Similarly, in terms of value, dried herbs can be hard to beat too. To cite an example, you will inevitably use a lesser proportion of dried herbs in a dish as opposed to its fresher variety. This will usually be the case because dried herbs feature superior concentration in taste than their fresher counterparts. Thus, you’ll easily be able to make a bland and boring dish more delicious and jazzier with the use of some commonly available dried herbs.
Some of the most commonly used dried herbs in Australia include:
- Dill: The fragrance of fresh dill can be quite compelling. However, when you cannot lay your hands on fresh dill, opt for its dried form instead. Using dried dill can make any dish incredibly aromatic and flavourful.
- Oregano: For many people, dried oregano offers better value than its fresh variety. Spices and beans suppliers will invariably stock dried oregano and other dried herbs. Dried oregano often comes into use when preparing Mexican and Italian dishes.
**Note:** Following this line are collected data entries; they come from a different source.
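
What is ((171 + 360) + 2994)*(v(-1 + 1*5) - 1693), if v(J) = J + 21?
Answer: -5879700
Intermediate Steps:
v(J) = 21 + J
((171 + 360) + 2994)*(v(-1 + 1*5) - 1693) = ((171 + 360) + 2994)*((21 + (-1 + 1*5)) - 1693) = (531 + 2994)*((21 + (-1 + 5)) - 1693) = 3525*((21 + 4) - 1693) = 3525*(25 - 1693) = 3525*(-1668) = -5879700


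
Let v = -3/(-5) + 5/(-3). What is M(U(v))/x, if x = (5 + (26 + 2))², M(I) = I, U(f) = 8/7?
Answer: 8/7623 ≈ 0.0010495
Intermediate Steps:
v = -16/15 (v = -3*(-⅕) + 5*(-⅓) = ⅗ - 5/3 = -16/15 ≈ -1.0667)
U(f) = 8/7 (U(f) = 8*(⅐) = 8/7)
x = 1089 (x = (5 + 28)² = 33² = 1089)
M(U(v))/x = (8/7)/1089 = (8/7)*(1/1089) = 8/7623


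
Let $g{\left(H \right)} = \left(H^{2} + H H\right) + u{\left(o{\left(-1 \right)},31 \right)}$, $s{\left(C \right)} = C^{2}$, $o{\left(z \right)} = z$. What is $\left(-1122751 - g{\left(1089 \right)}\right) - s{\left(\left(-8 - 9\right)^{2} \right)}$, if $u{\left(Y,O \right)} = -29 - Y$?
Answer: $-3578086$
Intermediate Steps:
$g{\left(H \right)} = -28 + 2 H^{2}$ ($g{\left(H \right)} = \left(H^{2} + H H\right) - 28 = \left(H^{2} + H^{2}\right) + \left(-29 + 1\right) = 2 H^{2} - 28 = -28 + 2 H^{2}$)
$\left(-1122751 - g{\left(1089 \right)}\right) - s{\left(\left(-8 - 9\right)^{2} \right)} = \left(-1122751 - \left(-28 + 2 \cdot 1089^{2}\right)\right) - \left(\left(-8 - 9\right)^{2}\right)^{2} = \left(-1122751 - \left(-28 + 2 \cdot 1185921\right)\right) - \left(\left(-17\right)^{2}\right)^{2} = \left(-1122751 - \left(-28 + 2371842\right)\right) - 289^{2} = \left(-1122751 - 2371814\right) - 83521 = -3494565 - 83521 = -3578086$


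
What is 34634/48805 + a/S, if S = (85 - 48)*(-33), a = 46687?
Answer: -2236270921/59590905 ≈ -37.527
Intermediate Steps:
S = -1221 (S = 37*(-33) = -1221)
34634/48805 + a/S = 34634/48805 + 46687/(-1221) = 34634*(1/48805) + 46687*(-1/1221) = 34634/48805 - 46687/1221 = -2236270921/59590905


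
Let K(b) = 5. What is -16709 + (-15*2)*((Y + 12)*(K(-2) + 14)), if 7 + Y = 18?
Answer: -29819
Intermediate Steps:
Y = 11 (Y = -7 + 18 = 11)
-16709 + (-15*2)*((Y + 12)*(K(-2) + 14)) = -16709 + (-15*2)*((11 + 12)*(5 + 14)) = -16709 - 690*19 = -16709 - 30*437 = -16709 - 13110 = -29819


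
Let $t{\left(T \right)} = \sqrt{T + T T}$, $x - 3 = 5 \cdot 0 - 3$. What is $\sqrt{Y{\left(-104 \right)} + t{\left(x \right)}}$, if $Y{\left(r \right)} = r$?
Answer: $2 i \sqrt{26} \approx 10.198 i$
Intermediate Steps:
$x = 0$ ($x = 3 + \left(5 \cdot 0 - 3\right) = 3 + \left(0 - 3\right) = 3 - 3 = 0$)
$t{\left(T \right)} = \sqrt{T + T^{2}}$
$\sqrt{Y{\left(-104 \right)} + t{\left(x \right)}} = \sqrt{-104 + \sqrt{0 \left(1 + 0\right)}} = \sqrt{-104 + \sqrt{0 \cdot 1}} = \sqrt{-104 + \sqrt{0}} = \sqrt{-104 + 0} = \sqrt{-104} = 2 i \sqrt{26}$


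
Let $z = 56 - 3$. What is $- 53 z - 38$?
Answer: $-2847$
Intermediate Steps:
$z = 53$ ($z = 56 - 3 = 53$)
$- 53 z - 38 = \left(-53\right) 53 - 38 = -2809 - 38 = -2847$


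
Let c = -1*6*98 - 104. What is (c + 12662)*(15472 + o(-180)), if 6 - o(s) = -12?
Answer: 185415300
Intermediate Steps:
o(s) = 18 (o(s) = 6 - 1*(-12) = 6 + 12 = 18)
c = -692 (c = -6*98 - 104 = -588 - 104 = -692)
(c + 12662)*(15472 + o(-180)) = (-692 + 12662)*(15472 + 18) = 11970*15490 = 185415300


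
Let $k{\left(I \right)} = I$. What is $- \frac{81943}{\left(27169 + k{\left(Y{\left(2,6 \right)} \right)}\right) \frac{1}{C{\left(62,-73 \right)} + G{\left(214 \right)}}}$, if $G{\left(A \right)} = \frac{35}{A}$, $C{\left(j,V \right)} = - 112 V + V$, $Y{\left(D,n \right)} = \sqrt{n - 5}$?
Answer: $- \frac{142095471611}{5814380} \approx -24439.0$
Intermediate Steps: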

- Bay Leaves: Bay leaves can be among the most easily identifiable herbs sold in the markets nowadays. Adding them to any dish can enhance its flavour by several notches. This can be especially so when preparing stocks, stews, soups and braises. A few bay leaves can imbue these preparations with a mellow sweetness.
- Thyme: Many Australians prefer using fresh sprigs of thyme for flavouring an assortment of dishes. However, when you cannot find fresh thyme, consider using its dried version instead. This multi-purpose herb can impart a distinctive flavour to soups and casseroles alike.
- Sage: In its dried form, sage comes in two varieties – powdered and rubbed. If you truly want to bring out the flavour of sage in your dishes, consider using the rubbed or crumbled variety. It can be worth mentioning that dried sage will lack the aroma and flavour that its fresher form features. But, it still complements a variety of dishes including meat-based dishes.
- Rosemary: Chefs often use rosemary for imbuing slow-cooked dishes with a pine-like fragrance. In particular, this dried herb comes into use in stews, braises, Italian soups etc. However, it can be best to chop dried rosemary prior to using it in your dishes. Otherwise, you could end up with a dish that features spiky rosemary leaves in it.
- Mint: The contemporary popularity of Middle Eastern cuisine has brought the use of dried mint in cooking back in vogue. Like its fresher form, dried mint can overpower the flavour of the dish quite easily. Hence, consider using it sparingly.